A inspiração vem dos espetáculos “Poeta, Moça e o Violão” (1973), com Vinícius de Moraes, Clara Nunes e Toquinho, e “Brasileiro, Profissão Esperança” (1974), de Paulo Pontes, interpretado em duas montagens diferentes por Paulo Gracindo e Clara Nunes, Ítalo Rossi e Maria Bethania.

Fotos: Daniel Quintela

 

Duração
90 minutos

 

Contatos para apresentações
Aquarela Brasileira
www.aquarelabrasileira.com.br
faleaquarela@gmail.com
(11) 99821-1330

Rede Social: www.facebook.com/viagemaminasmusical

 

Elenco
Wagner Merije é poeta, compositor, jornalista, roteirista, diretor e curador. Mineiro do mundo, tem trabalhos lançados no Brasil e no exterior e alguns prêmios no currículo. Publicou os livros Astros e Estrelas – Memórias de um jovem jornalista em Londres (2017), Cidade em transe (2015), Viagem a Minas Gerais (2013), Torpedos (2012), Mobimento – Educação e Comunicação Mobile (2012) – finalista do Prêmio Jabuti 2013, e Turnê do Encantamento (2009), lançados em alguns dos principais eventos literários do país. Sua escrita também está em antologias e em outras mídias. Trabalhou para jornais, revistas, TVs e rádios no Brasil e no exterior, tais como Folha de São Paulo/Ilustrada, O Tempo, TV Minas, TV Sesc, Rádio Inconfidência, dentre outros veículos. Criou e coordena o projeto MVMob – Minha Vida Mobile, que capacita estudantes e educadores para a apropriação criativa dos celulares. Tem músicas em discos, filmes, séries e programas de TV. Recebeu os prêmios Sesc Sated (2003), Prêmio Tim da Música Brasileira (2005), Rumos Itaú Cultural (2008), Inovação Educativa Fundação Telefônica – OEI (2011), Prêmio da Música Brasileira (2013)­­­­. Em 2014 foi homenageado pelo Salão Nacional de Poesia Psiu Poético. É de BH, já morou em Londres e desde 2005 habita SP. Mantém o site www.merije.com.br

Tâmara David é atriz, cantora e produtora cultural. Participou de diversos grupos como Teatro Negro e Atitude, Enxadário e Sambaê, onde iniciou o estudo da voz e da percussão através da pesquisa da música de domínio público, como o samba de roda do recôncavo baiano, afoxés, música popular e afro-brasileira. Mineira de Belo Horizonte, radicada em São Paulo, integrou o grupo Ilú Obá De Min de 2007 a 2016, e como coordenadora realizou junto ao grupo preparação vocal e estudo de que inclui cantigas em yorubá presentes na cultura dos terreiros de Candomblé. Também canta em grupos de música popular brasileira, como Prato Principal, Festa da Massa, Mbej-Lua de Encantarias, Samba Negras em Marcha e Tambores em Mim.
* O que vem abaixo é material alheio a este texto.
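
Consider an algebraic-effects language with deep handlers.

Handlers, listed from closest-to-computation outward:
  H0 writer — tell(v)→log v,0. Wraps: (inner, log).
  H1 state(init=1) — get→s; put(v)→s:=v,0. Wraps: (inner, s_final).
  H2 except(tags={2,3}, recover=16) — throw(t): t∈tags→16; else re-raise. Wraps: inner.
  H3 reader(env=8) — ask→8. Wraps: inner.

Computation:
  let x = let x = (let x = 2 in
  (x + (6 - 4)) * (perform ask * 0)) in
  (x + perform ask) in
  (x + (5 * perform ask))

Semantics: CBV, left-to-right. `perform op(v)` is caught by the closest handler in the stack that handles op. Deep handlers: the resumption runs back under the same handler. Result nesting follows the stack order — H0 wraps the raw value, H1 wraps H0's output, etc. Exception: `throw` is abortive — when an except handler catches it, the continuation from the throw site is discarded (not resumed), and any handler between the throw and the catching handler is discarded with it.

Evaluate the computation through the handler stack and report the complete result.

Answer: ((48, ()), 1)

Working:
ask @ H3 ⇒ 8
ask @ H3 ⇒ 8
ask @ H3 ⇒ 8
H0 returns (48, ())
H1 returns ((48, ()), 1)
H2 returns ((48, ()), 1)
H3 returns ((48, ()), 1)
= ((48, ()), 1)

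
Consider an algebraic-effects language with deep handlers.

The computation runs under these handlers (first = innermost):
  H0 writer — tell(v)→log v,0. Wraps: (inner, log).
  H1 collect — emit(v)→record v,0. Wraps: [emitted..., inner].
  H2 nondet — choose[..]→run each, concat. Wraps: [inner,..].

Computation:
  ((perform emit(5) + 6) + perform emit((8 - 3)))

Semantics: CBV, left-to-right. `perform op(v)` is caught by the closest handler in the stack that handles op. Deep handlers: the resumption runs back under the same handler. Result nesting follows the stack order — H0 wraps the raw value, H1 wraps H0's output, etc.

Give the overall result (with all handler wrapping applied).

Answer: [[5, 5, (6, ())]]

Working:
emit(5) @ H1 ⇒ out+=5
emit(5) @ H1 ⇒ out+=5
H0 returns (6, ())
H1 returns [5, 5, (6, ())]
H2 returns [[5, 5, (6, ())]]
= [[5, 5, (6, ())]]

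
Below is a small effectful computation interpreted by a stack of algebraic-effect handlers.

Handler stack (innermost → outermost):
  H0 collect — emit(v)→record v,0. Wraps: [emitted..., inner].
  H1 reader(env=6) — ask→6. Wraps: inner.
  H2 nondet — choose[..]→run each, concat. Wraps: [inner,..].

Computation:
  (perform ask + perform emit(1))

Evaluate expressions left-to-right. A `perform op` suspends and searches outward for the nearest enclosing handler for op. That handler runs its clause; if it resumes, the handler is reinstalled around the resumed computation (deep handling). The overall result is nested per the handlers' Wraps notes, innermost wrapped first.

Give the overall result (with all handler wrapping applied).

Evaluation trace:
ask @ H1 ⇒ 6
emit(1) @ H0 ⇒ out+=1
H0 returns [1, 6]
H1 returns [1, 6]
H2 returns [[1, 6]]
= [[1, 6]]

Answer: [[1, 6]]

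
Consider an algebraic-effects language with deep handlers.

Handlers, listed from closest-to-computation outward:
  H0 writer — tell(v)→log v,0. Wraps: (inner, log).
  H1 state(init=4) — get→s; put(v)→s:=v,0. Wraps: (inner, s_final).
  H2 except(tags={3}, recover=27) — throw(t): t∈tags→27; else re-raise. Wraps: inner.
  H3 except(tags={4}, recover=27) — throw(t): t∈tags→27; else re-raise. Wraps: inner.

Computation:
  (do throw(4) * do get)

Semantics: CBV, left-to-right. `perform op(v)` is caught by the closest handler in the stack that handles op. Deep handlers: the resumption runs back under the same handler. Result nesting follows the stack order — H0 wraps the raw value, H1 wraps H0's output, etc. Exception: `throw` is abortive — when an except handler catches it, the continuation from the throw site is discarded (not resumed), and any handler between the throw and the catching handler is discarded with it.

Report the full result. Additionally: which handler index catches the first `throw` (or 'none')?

Answer: 27 ; first throw caught by: H3

Step-by-step:
throw(4) @ H2 re-raised
throw(4) @ H3 caught ⇒ 27
= 27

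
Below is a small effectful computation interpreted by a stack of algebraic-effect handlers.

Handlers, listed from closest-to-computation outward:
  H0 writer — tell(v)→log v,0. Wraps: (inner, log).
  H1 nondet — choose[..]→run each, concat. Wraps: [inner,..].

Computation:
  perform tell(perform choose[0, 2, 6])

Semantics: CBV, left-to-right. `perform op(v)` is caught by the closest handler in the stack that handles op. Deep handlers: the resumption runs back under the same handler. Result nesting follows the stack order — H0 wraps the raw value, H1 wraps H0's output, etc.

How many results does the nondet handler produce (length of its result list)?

Evaluation trace:
choose[0, 2, 6] @ H1
  branch[0] choose=0:
    tell(0) @ H0 ⇒ log+=0
    H0 returns (0, (0))
    H1 returns [(0, (0))]
  branch[1] choose=2:
    tell(2) @ H0 ⇒ log+=2
    H0 returns (0, (2))
    H1 returns [(0, (2))]
  branch[2] choose=6:
    tell(6) @ H0 ⇒ log+=6
    H0 returns (0, (6))
    H1 returns [(0, (6))]
= [(0, (0)), (0, (2)), (0, (6))]

Answer: 3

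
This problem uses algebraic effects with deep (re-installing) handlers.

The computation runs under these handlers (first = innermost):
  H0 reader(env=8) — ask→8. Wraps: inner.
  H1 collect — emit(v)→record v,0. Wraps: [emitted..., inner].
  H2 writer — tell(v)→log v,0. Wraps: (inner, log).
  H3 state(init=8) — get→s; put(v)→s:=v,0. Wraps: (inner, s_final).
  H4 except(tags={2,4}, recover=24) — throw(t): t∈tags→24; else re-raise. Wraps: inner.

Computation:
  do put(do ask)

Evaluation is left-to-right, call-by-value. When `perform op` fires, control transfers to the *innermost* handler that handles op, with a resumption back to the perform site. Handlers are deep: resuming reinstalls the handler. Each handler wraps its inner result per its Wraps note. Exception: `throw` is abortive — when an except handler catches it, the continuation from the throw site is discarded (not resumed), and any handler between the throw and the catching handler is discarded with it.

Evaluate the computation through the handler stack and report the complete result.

Working:
ask @ H0 ⇒ 8
put(8) @ H3 ⇒ s:=8
H0 returns 0
H1 returns [0]
H2 returns ([0], ())
H3 returns (([0], ()), 8)
H4 returns (([0], ()), 8)
= (([0], ()), 8)

Answer: (([0], ()), 8)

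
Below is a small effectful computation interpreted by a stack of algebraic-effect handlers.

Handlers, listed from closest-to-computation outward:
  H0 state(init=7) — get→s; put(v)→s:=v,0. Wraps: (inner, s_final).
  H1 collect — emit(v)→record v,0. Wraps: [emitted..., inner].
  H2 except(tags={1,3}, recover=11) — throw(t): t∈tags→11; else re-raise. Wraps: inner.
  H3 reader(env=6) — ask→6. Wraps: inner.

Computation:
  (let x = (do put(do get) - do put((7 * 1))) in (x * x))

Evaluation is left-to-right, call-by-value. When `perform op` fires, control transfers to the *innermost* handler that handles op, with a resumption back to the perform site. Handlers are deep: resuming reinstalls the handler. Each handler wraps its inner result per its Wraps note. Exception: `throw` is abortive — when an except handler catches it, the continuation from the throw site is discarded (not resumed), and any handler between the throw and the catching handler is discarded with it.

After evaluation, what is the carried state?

Answer: 7

Step-by-step:
get @ H0 ⇒ 7
put(7) @ H0 ⇒ s:=7
put(7) @ H0 ⇒ s:=7
H0 returns (0, 7)
H1 returns [(0, 7)]
H2 returns [(0, 7)]
H3 returns [(0, 7)]
= [(0, 7)]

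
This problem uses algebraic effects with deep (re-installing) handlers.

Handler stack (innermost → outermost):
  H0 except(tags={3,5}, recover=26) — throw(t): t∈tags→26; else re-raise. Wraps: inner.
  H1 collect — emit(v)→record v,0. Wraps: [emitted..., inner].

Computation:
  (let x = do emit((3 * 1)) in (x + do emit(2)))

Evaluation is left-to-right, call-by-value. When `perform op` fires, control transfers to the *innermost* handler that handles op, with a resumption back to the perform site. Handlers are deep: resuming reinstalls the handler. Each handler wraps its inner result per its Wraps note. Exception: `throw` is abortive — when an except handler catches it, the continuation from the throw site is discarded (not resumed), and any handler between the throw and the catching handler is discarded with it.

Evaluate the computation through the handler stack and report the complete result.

Answer: [3, 2, 0]

Step-by-step:
emit(3) @ H1 ⇒ out+=3
emit(2) @ H1 ⇒ out+=2
H0 returns 0
H1 returns [3, 2, 0]
= [3, 2, 0]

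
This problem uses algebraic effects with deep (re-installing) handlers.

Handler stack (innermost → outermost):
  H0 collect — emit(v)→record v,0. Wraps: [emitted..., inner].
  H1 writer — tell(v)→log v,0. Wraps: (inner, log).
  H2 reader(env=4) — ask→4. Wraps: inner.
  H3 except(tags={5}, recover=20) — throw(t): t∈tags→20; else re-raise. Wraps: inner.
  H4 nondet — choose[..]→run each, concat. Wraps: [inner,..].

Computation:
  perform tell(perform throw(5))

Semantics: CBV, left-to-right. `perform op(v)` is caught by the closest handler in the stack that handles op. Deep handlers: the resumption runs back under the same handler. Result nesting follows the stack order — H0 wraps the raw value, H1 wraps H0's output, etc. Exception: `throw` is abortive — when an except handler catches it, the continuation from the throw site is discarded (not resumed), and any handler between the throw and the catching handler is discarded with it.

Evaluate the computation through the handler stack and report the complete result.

Evaluation trace:
throw(5) @ H3 caught ⇒ 20
H4 returns [20]
= [20]

Answer: [20]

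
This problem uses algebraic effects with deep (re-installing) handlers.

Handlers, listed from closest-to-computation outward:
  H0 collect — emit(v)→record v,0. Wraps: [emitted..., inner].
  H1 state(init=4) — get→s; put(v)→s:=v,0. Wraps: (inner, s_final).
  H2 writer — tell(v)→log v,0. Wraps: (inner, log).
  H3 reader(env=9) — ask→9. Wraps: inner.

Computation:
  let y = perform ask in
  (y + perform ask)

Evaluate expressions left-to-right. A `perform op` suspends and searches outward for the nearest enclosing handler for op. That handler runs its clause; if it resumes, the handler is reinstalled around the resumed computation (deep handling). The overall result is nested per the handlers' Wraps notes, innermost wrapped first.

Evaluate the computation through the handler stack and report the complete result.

Answer: (([18], 4), ())

Evaluation trace:
ask @ H3 ⇒ 9
ask @ H3 ⇒ 9
H0 returns [18]
H1 returns ([18], 4)
H2 returns (([18], 4), ())
H3 returns (([18], 4), ())
= (([18], 4), ())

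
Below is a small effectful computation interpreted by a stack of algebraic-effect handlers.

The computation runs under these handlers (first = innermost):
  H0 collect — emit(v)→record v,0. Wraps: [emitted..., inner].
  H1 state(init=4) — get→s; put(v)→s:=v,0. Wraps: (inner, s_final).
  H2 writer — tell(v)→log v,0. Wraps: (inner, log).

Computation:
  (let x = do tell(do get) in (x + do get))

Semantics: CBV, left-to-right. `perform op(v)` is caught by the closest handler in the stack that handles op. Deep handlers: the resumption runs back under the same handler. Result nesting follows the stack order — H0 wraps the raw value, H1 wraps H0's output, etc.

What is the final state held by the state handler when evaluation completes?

Answer: 4

Step-by-step:
get @ H1 ⇒ 4
tell(4) @ H2 ⇒ log+=4
get @ H1 ⇒ 4
H0 returns [4]
H1 returns ([4], 4)
H2 returns (([4], 4), (4))
= (([4], 4), (4))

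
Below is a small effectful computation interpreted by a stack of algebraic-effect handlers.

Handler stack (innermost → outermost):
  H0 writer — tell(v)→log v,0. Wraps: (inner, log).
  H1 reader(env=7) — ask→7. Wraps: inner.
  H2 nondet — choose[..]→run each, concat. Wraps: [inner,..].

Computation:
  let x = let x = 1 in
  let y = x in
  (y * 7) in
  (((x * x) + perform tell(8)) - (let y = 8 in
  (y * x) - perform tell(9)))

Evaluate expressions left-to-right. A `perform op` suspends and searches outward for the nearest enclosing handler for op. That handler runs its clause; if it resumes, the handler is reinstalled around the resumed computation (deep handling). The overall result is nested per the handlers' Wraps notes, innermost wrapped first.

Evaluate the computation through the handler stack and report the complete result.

Answer: [(-7, (8, 9))]

Working:
tell(8) @ H0 ⇒ log+=8
tell(9) @ H0 ⇒ log+=9
H0 returns (-7, (8, 9))
H1 returns (-7, (8, 9))
H2 returns [(-7, (8, 9))]
= [(-7, (8, 9))]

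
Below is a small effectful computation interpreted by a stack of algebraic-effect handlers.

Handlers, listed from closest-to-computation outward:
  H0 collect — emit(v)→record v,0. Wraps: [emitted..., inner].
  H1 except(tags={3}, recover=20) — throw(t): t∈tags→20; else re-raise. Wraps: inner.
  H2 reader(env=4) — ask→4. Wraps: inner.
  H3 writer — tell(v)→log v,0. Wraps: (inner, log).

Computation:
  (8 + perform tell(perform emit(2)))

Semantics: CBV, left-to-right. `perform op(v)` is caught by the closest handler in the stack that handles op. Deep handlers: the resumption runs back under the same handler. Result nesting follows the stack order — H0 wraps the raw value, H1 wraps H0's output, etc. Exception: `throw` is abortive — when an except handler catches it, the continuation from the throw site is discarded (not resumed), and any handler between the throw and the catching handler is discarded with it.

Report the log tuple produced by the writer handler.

Working:
emit(2) @ H0 ⇒ out+=2
tell(0) @ H3 ⇒ log+=0
H0 returns [2, 8]
H1 returns [2, 8]
H2 returns [2, 8]
H3 returns ([2, 8], (0))
= ([2, 8], (0))

Answer: (0)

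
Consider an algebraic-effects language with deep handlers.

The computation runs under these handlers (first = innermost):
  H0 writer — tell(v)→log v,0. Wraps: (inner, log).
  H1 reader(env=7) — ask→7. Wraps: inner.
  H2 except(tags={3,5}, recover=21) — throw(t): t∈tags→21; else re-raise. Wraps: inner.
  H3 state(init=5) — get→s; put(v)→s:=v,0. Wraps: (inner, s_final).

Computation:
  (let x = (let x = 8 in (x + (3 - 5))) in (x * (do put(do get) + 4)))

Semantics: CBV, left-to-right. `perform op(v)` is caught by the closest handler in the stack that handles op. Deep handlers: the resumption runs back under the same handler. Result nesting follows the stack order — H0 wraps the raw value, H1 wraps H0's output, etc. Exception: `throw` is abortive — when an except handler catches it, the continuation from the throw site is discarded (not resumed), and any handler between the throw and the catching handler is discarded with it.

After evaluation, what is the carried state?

Answer: 5

Working:
get @ H3 ⇒ 5
put(5) @ H3 ⇒ s:=5
H0 returns (24, ())
H1 returns (24, ())
H2 returns (24, ())
H3 returns ((24, ()), 5)
= ((24, ()), 5)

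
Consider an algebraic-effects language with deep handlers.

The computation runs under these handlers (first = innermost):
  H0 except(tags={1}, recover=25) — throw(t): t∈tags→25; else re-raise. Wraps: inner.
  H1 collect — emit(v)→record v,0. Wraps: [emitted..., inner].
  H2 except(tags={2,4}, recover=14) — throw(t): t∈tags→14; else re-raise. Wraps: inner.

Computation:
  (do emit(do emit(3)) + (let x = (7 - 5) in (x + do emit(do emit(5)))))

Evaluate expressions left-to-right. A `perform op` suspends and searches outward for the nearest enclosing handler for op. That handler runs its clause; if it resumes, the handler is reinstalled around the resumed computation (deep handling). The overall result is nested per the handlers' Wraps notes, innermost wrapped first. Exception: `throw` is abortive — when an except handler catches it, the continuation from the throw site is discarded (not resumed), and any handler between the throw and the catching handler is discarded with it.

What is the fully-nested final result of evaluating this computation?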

Matheus Nascimento começou estudar violão aos 7 anos de idade no sul de Minas, onde nasceu. Hoje, como 26, morando em São Paulo, participa de diversos grupos e acompanha sambistas da nova geração e também da velha guarda, como Zé Maria, Toinho Melodia, Ideval Anselmo, Carlão do Peruche, Embaixada do Samba , Wilson das Neves, entre outros. Dirige musicalmente o grupo Roberta Oliveira & O bando de Lá e participa dos projetos, Cantigas de Alem Mar, Prato Principal e Combo de Musica Brasileira Moacir Santos.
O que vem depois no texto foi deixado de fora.